Stevie Wonder addressing the World Intellectual Property Organization in Geneva, Switzerland on Monday, September 20.

(CBS/AP) Stevie Wonder appeared before a United Nations agency yesterday to urge global copyright overseers to help the blind access billions of science, history and other books they cannot read.

The blind musician told the U.N.'s 184-nation World Intellectual Property Organization (WIPO) yesterday that more than 300 million people who "live in the dark" want to "read their way into light."

At issue is audiobooks.

Currently, agencies for the blind in different countries can be required to make multiple audiobook versions of the same work, said Richard Owens, WIPO's director of copyright and electronic commerce.

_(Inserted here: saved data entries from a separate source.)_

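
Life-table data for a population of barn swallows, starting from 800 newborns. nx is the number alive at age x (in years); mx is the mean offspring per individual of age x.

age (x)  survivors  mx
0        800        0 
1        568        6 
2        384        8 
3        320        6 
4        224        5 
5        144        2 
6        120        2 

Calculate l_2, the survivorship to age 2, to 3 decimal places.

l_2 = n_2/n_0 = 384/800 = 0.48 → 0.480

0.480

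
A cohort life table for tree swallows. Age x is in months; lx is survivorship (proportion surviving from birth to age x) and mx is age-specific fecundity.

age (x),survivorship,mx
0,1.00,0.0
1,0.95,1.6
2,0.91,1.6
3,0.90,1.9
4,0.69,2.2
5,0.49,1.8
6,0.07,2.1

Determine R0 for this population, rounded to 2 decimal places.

lx·mx by age: 0, 1.52, 1.456, 1.71, 1.518, 0.882, 0.147
R0 = Σ lx·mx = 7.233 → 7.23

7.23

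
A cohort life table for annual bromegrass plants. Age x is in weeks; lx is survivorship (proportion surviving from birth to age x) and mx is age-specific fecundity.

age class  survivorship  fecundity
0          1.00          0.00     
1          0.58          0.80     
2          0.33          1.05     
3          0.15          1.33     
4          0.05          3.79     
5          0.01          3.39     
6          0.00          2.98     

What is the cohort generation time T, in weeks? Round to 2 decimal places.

2.18

lx·mx: 0, 0.464, 0.3465, 0.1995, 0.1895, 0.0339, 0 → R0 = 1.2334
x·lx·mx: 0, 0.464, 0.693, 0.5985, 0.758, 0.1695, 0 → Σ = 2.683
T = 2.683 / 1.2334 = 2.175288… → 2.18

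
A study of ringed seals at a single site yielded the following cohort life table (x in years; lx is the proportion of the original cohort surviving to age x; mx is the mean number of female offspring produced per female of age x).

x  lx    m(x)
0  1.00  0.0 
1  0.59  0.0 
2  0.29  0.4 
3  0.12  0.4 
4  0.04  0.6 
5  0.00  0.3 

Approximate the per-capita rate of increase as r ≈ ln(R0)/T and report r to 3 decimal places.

-0.666

R0 = Σ lx·mx = 0 + 0 + 0.116 + 0.048 + 0.024 + 0 = 0.188
Σ x·lx·mx = 0.472; T = 0.472/0.188 = 2.51064…
r ≈ ln(R0)/T = ln(0.188)/2.51064… = -0.66569… → -0.666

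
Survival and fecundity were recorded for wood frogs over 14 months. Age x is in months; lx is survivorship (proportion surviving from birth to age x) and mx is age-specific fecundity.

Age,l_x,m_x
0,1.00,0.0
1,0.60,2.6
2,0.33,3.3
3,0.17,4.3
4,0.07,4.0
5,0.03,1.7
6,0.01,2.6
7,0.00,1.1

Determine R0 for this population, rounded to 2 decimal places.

3.74

lx·mx by age: 0, 1.56, 1.089, 0.731, 0.28, 0.051, 0.026, 0
R0 = Σ lx·mx = 3.737 → 3.74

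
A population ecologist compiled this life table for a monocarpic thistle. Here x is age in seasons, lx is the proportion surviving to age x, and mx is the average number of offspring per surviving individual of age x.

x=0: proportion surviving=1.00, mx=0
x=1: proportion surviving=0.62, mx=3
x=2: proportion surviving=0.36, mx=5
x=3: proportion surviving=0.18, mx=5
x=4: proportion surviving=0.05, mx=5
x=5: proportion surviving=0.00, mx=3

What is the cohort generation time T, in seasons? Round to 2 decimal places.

lx·mx: 0, 1.86, 1.8, 0.9, 0.25, 0 → R0 = 4.81
x·lx·mx: 0, 1.86, 3.6, 2.7, 1, 0 → Σ = 9.16
T = 9.16 / 4.81 = 1.904366… → 1.90

1.90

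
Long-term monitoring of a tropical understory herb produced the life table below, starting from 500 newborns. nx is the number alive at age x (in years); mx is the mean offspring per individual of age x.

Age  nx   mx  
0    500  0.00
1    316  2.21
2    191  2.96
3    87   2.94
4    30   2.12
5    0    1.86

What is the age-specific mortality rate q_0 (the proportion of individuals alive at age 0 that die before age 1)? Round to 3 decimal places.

lx = nx/n0 = nx/500: 1, 0.632, 0.382, 0.174, 0.06, 0
q_0 = (l_0 − l_1) / l_0 = (1 − 0.632) / 1
     = 0.368 / 1 = 0.368 → 0.368

0.368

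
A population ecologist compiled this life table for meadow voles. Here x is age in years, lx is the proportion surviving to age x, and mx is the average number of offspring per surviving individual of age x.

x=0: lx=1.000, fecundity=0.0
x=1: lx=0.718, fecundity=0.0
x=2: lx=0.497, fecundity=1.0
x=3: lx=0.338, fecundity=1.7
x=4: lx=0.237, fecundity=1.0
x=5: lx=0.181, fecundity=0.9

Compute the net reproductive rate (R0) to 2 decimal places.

lx·mx by age: 0, 0, 0.497, 0.5746, 0.237, 0.1629
R0 = Σ lx·mx = 1.4715 → 1.47

1.47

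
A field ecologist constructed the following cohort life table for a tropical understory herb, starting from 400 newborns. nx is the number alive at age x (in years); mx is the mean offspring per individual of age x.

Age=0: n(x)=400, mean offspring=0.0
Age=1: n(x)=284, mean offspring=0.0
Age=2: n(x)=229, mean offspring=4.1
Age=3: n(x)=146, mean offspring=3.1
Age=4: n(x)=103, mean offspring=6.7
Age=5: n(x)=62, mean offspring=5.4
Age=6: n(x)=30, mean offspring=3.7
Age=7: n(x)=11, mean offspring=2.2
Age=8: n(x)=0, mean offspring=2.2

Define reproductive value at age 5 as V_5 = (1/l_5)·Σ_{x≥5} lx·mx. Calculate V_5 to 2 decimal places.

7.58

lx = nx/n0 = nx/400: 1, 0.71, 0.5725, 0.365, 0.2575, 0.155, 0.075, 0.0275, 0
lx·mx for x ≥ 5: 0.837, 0.2775, 0.0605, 0 → sum = 1.175
V_5 = 1.175 / l_5 = 1.175 / 0.155 = 7.580645… → 7.58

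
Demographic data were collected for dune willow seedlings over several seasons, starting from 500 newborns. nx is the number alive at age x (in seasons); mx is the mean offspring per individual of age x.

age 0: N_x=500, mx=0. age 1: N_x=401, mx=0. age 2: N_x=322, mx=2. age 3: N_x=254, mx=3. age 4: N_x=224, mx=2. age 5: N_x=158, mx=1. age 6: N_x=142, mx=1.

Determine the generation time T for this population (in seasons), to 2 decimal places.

3.25

lx = nx/n0 = nx/500: 1, 0.802, 0.644, 0.508, 0.448, 0.316, 0.284
lx·mx: 0, 0, 1.288, 1.524, 0.896, 0.316, 0.284 → R0 = 4.308
x·lx·mx: 0, 0, 2.576, 4.572, 3.584, 1.58, 1.704 → Σ = 14.016
T = 14.016 / 4.308 = 3.253482… → 3.25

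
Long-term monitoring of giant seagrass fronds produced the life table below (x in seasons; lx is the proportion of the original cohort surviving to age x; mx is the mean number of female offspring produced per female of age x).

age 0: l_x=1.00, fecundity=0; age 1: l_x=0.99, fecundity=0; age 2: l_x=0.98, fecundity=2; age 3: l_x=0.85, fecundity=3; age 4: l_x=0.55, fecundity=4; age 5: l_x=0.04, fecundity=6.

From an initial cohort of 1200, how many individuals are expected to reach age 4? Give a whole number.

Expected survivors = N0 · l_4 = 1200 × 0.55 = 660 → 660

660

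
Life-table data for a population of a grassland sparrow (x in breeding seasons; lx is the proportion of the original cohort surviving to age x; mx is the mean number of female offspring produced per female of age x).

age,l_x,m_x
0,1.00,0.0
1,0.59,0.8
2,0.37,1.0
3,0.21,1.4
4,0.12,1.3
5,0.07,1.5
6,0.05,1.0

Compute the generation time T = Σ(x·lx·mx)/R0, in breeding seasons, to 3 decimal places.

lx·mx: 0, 0.472, 0.37, 0.294, 0.156, 0.105, 0.05 → R0 = 1.447
x·lx·mx: 0, 0.472, 0.74, 0.882, 0.624, 0.525, 0.3 → Σ = 3.543
T = 3.543 / 1.447 = 2.448514… → 2.449

2.449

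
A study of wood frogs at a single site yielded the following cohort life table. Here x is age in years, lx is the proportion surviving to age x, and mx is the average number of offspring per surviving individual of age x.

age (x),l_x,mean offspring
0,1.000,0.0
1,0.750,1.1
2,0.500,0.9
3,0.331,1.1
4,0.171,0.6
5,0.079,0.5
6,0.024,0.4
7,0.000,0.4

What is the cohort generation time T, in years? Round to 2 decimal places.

1.94

lx·mx: 0, 0.825, 0.45, 0.3641, 0.1026, 0.0395, 0.0096, 0 → R0 = 1.7908
x·lx·mx: 0, 0.825, 0.9, 1.0923, 0.4104, 0.1975, 0.0576, 0 → Σ = 3.4828
T = 3.4828 / 1.7908 = 1.944829… → 1.94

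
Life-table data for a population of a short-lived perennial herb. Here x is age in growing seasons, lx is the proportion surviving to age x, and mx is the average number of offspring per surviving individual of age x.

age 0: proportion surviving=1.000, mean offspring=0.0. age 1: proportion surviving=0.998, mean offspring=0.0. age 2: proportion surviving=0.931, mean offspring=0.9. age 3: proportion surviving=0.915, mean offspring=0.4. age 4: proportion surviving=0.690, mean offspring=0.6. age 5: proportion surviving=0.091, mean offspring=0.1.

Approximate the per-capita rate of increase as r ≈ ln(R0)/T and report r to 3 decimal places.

0.177

R0 = Σ lx·mx = 0 + 0 + 0.8379 + 0.366 + 0.414 + 0.0091 = 1.627
Σ x·lx·mx = 4.4753; T = 4.4753/1.627 = 2.75065…
r ≈ ln(R0)/T = ln(1.627)/2.75065… = 0.17695… → 0.177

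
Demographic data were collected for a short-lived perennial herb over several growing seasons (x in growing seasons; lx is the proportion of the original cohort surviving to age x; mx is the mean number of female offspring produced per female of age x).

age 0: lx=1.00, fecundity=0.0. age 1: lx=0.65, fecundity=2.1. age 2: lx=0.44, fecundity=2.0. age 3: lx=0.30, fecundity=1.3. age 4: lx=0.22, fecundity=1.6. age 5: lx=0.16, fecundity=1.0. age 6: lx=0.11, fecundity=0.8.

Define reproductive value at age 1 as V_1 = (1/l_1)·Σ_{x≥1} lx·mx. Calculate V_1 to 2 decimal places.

4.98

lx·mx for x ≥ 1: 1.365, 0.88, 0.39, 0.352, 0.16, 0.088 → sum = 3.235
V_1 = 3.235 / l_1 = 3.235 / 0.65 = 4.976923… → 4.98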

That leads to higher costs, which are passed on to listeners. It also limits access to audiobooks in poor countries, Owens said.

The U.N. agency has been trying for six years to revamp its global copyright framework so that it better accounts for new media, such as audiobooks. But the problem of access for such copyrighted material goes to the heart of a growing crisis in the world of copyright protection, as the internet increasingly muddies laws that were created for traditional media.

Wide exceptions exist for books in Braille, but WIPO officials say there is confusion over how these benefits can be translated into the digital age.

Wonder, 60, wants officials to cut through the red tape and figure it out. He told the diplomats: "Please work it out. Or I'll have to write a song about what you didn't do."